Shed antlers drop at random and can be found anywhere deer travel. Deer bedding areas are prime locations because of the length of time deer are in one spot increases the odds the antlers will fall while they are there. Trails between bedding areas and food sources are also high-probability areas.
Shed antler hunters don’t need a license nor do they have to report what they find. However, if a shed hunter happens across a carcass with the antlers still attached to the skull, they need to contact the local conservation officer and request a possession tag.
Most State, county and Federal lands are not regulated, however in Minnesota Scientific and Natural Areas shed antler gathering is not permitted. These areas are clearly marked with signs.

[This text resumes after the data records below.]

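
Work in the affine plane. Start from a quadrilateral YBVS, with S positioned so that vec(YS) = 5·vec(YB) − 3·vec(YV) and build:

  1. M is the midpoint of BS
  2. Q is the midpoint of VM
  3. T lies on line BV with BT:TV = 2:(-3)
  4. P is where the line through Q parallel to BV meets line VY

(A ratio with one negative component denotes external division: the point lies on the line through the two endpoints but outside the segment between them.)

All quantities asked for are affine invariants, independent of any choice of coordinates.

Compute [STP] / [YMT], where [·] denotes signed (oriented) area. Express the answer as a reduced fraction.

[STP]:[YMT] = 7/3

Set Y = (0, 0), B = (1, 0), V = (0, 1), S = (5, -3); any affine frame gives the same invariant.
1. M is the midpoint of BS ⇒ M = (3, -3/2)
2. Q is the midpoint of VM ⇒ Q = (3/2, -1/4)
3. T lies on line BV with BT:TV = 2:(-3) ⇒ T = (3, -2)
4. P is where the line through Q parallel to BV meets line VY ⇒ P = (0, 5/4)
2·[STP] = -7/2, 2·[YMT] = -3/2
[STP]:[YMT] = -7/2:-3/2 = 7/3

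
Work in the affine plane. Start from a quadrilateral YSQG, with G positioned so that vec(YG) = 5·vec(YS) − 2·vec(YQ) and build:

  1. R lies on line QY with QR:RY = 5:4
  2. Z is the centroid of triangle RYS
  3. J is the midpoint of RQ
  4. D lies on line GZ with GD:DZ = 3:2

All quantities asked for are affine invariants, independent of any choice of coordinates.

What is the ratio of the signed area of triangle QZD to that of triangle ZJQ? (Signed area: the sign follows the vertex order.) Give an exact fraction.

Work in coordinates with Y = (0, 0), S = (1, 0), Q = (0, 1), G = (5, -2).
1. R lies on line QY with QR:RY = 5:4 ⇒ R = (0, 4/9)
2. Z is the centroid of triangle RYS ⇒ Z = (1/3, 4/27)
3. J is the midpoint of RQ ⇒ J = (0, 13/18)
4. D lies on line GZ with GD:DZ = 3:2 ⇒ D = (11/5, -32/45)
2·[QZD] = 176/135, 2·[ZJQ] = -5/54
[QZD]:[ZJQ] = 176/135:-5/54 = -352/25

[QZD]:[ZJQ] = -352/25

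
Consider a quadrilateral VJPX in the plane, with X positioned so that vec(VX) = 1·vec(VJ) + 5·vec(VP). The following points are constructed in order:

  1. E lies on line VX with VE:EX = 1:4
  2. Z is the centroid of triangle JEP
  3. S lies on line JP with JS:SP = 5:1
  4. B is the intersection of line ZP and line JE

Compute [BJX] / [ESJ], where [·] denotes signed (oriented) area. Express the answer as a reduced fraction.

Assign V = (0, 0), J = (1, 0), P = (0, 1), X = (1, 5) — the answer is frame-independent, so this choice is without loss of generality.
1. E lies on line VX with VE:EX = 1:4 ⇒ E = (1/5, 1)
2. Z is the centroid of triangle JEP ⇒ Z = (2/5, 2/3)
3. S lies on line JP with JS:SP = 5:1 ⇒ S = (1/6, 5/6)
4. B is the intersection of line ZP and line JE ⇒ B = (3/5, 1/2)
2·[BJX] = 2, 2·[ESJ] = 1/6
[BJX]:[ESJ] = 2:1/6 = 12

[BJX]:[ESJ] = 12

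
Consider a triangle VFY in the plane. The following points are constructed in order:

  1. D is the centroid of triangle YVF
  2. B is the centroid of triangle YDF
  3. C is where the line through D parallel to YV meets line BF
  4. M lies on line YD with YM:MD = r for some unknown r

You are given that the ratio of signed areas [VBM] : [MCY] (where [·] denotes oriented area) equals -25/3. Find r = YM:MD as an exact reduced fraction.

r = -4/5

Set V = (0, 0), F = (1, 0), Y = (0, 1); any affine frame gives the same invariant.
1. D is the centroid of triangle YVF ⇒ D = (1/3, 1/3)
2. B is the centroid of triangle YDF ⇒ B = (4/9, 4/9)
3. C is where the line through D parallel to YV meets line BF ⇒ C = (1/3, 8/15)
4. With YM:MD = r, write λ = r/(r+1) so M = Y + λ·(D−Y); M is affine-linear in λ
Every point depending on M is an affine combination of M and λ-independent points, so each such coordinate is linear in λ; the λ² term in each signed area is a multiple of (D−Y)×(D−Y) = 0, so 2·[VBM] and 2·[MCY] are each linear in λ. Evaluating at λ=0 and λ=1:
  2·[VBM] = -4/9·λ + 4/9,   2·[MCY] = 1/15·λ
So [VBM]:[MCY] = (-4/9·λ + 4/9) / (1/15·λ). Setting this equal to -25/3:
  -4/9·λ + 4/9 = -25/3·(1/15·λ)  ⇒  λ = -4
Then r = λ/(1−λ) = (-4)/(5) = -4/5. Check: with r = -4/5, M = (-4/3, 11/3) and [VBM]:[MCY] = -25/3 as required.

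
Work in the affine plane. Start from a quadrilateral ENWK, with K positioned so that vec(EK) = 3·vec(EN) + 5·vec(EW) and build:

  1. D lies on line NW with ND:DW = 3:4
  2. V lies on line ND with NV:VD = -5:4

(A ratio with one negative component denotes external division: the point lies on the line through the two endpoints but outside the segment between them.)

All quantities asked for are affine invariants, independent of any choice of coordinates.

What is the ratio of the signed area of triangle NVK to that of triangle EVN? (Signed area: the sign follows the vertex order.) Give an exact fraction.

Assign E = (0, 0), N = (1, 0), W = (0, 1), K = (3, 5) — the answer is frame-independent, so this choice is without loss of generality.
1. D lies on line NW with ND:DW = 3:4 ⇒ D = (4/7, 3/7)
2. V lies on line ND with NV:VD = -5:4 ⇒ V = (-8/7, 15/7)
2·[NVK] = -15, 2·[EVN] = -15/7
[NVK]:[EVN] = -15:-15/7 = 7

[NVK]:[EVN] = 7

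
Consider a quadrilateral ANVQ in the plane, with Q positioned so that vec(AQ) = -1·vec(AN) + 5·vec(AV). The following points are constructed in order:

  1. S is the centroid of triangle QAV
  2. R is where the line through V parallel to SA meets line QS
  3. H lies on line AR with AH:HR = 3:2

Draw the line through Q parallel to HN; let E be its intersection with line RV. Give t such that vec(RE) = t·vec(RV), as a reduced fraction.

Work in coordinates with A = (0, 0), N = (1, 0), V = (0, 1), Q = (-1, 5).
1. S is the centroid of triangle QAV ⇒ S = (-1/3, 2)
2. R is where the line through V parallel to SA meets line QS ⇒ R = (1/3, -1)
3. H lies on line AR with AH:HR = 3:2 ⇒ H = (1/5, -3/5)
through Q parallel to HN: direction (4/5, 3/5); meets RV at E = (-19/27, 47/9)
E = R + t·(V−R) with t = 28/9

t = 28/9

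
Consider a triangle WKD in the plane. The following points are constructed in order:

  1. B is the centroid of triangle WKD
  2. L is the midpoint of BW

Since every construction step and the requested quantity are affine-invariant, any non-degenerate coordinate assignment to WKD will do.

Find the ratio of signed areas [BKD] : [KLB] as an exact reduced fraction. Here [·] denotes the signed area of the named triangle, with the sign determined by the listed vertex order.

Assign W = (0, 0), K = (1, 0), D = (0, 1) — the answer is frame-independent, so this choice is without loss of generality.
1. B is the centroid of triangle WKD ⇒ B = (1/3, 1/3)
2. L is the midpoint of BW ⇒ L = (1/6, 1/6)
2·[BKD] = 1/3, 2·[KLB] = -1/6
[BKD]:[KLB] = 1/3:-1/6 = -2

[BKD]:[KLB] = -2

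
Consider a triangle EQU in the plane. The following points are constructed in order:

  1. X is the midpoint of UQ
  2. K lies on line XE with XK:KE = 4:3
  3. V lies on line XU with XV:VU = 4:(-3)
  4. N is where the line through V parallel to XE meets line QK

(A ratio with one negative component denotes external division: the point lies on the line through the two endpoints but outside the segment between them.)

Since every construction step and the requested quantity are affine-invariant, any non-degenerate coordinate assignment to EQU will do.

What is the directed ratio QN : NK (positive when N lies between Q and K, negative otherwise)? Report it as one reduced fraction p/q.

Assign E = (0, 0), Q = (1, 0), U = (0, 1) — the answer is frame-independent, so this choice is without loss of generality.
1. X is the midpoint of UQ ⇒ X = (1/2, 1/2)
2. K lies on line XE with XK:KE = 4:3 ⇒ K = (3/14, 3/14)
3. V lies on line XU with XV:VU = 4:(-3) ⇒ V = (-3/2, 5/2)
4. N is where the line through V parallel to XE meets line QK ⇒ N = (-41/14, 15/14)
N = Q + t·(K−Q) with t = 5, so QN:NK = t:(1−t) = 5:-4

QN:NK = -5/4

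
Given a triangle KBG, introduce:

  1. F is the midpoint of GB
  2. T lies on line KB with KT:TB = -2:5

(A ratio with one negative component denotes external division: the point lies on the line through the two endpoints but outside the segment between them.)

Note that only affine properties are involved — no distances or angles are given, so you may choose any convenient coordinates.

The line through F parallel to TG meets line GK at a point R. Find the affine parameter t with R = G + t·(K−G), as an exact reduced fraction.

Choose coordinates K = (0, 0), B = (1, 0), G = (0, 1).
1. F is the midpoint of GB ⇒ F = (1/2, 1/2)
2. T lies on line KB with KT:TB = -2:5 ⇒ T = (-2/3, 0)
through F parallel to TG: direction (2/3, 1); meets GK at R = (0, -1/4)
R = G + t·(K−G) with t = 5/4

t = 5/4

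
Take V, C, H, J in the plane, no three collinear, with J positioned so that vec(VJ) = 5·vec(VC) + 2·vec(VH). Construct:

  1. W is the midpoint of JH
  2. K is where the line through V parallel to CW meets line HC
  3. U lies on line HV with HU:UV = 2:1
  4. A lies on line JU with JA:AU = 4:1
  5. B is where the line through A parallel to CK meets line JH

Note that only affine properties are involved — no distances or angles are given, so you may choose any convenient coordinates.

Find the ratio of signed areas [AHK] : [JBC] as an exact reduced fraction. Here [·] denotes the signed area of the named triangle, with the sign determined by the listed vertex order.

Choose coordinates V = (0, 0), C = (1, 0), H = (0, 1), J = (5, 2).
1. W is the midpoint of JH ⇒ W = (5/2, 3/2)
2. K is where the line through V parallel to CW meets line HC ⇒ K = (1/2, 1/2)
3. U lies on line HV with HU:UV = 2:1 ⇒ U = (0, 1/3)
4. A lies on line JU with JA:AU = 4:1 ⇒ A = (1, 2/3)
5. B is where the line through A parallel to CK meets line JH ⇒ B = (5/9, 10/9)
2·[AHK] = 1/3, 2·[JBC] = 16/3
[AHK]:[JBC] = 1/3:16/3 = 1/16

[AHK]:[JBC] = 1/16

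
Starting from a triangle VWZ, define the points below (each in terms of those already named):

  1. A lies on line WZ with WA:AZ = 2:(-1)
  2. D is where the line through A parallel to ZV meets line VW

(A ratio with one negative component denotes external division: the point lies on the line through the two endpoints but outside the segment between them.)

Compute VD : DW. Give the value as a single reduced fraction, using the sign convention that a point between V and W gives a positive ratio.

Choose coordinates V = (0, 0), W = (1, 0), Z = (0, 1).
1. A lies on line WZ with WA:AZ = 2:(-1) ⇒ A = (-1, 2)
2. D is where the line through A parallel to ZV meets line VW ⇒ D = (-1, 0)
D = V + t·(W−V) with t = -1, so VD:DW = t:(1−t) = -1:2

VD:DW = -1/2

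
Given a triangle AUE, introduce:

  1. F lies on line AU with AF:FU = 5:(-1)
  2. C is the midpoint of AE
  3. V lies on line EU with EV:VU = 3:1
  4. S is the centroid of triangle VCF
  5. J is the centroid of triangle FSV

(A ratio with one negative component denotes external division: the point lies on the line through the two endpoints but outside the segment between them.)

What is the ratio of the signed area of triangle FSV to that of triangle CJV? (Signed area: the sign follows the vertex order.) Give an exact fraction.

[FSV]:[CJV] = -3/4

Choose coordinates A = (0, 0), U = (1, 0), E = (0, 1).
1. F lies on line AU with AF:FU = 5:(-1) ⇒ F = (5/4, 0)
2. C is the midpoint of AE ⇒ C = (0, 1/2)
3. V lies on line EU with EV:VU = 3:1 ⇒ V = (3/4, 1/4)
4. S is the centroid of triangle VCF ⇒ S = (2/3, 1/4)
5. J is the centroid of triangle FSV ⇒ J = (8/9, 1/6)
2·[FSV] = -1/48, 2·[CJV] = 1/36
[FSV]:[CJV] = -1/48:1/36 = -3/4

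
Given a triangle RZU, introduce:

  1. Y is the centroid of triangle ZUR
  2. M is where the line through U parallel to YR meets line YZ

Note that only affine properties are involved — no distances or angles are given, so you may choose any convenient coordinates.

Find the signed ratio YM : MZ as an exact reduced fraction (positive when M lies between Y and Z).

Assign R = (0, 0), Z = (1, 0), U = (0, 1) — the answer is frame-independent, so this choice is without loss of generality.
1. Y is the centroid of triangle ZUR ⇒ Y = (1/3, 1/3)
2. M is where the line through U parallel to YR meets line YZ ⇒ M = (-1/3, 2/3)
M = Y + t·(Z−Y) with t = -1, so YM:MZ = t:(1−t) = -1:2

YM:MZ = -1/2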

Don’t worry, there are plenty of opportunities to walk for sheds on wildlife management and state forest areas, county lands and private property. You’ll need permission to look for sheds on private property to avoid trespassing.
Most people collect sheds for fun, but there is a way to keep track of the size of sheds found using a scoring system based on the Boone and Crockett method. The Minnesota Deer Hunters Association keeps a database online, and the North American Shed Hunters Club keeps track of shed antler records for all of North America.
The use of retrieving dogs trained to located shed antlers has become a popular way for pet owners to run there dogs year-round. The North American Shed Hunting Dog Association holds shed-dog competitions throughout the country.
Shed hunting is a great excuse to get outdoors!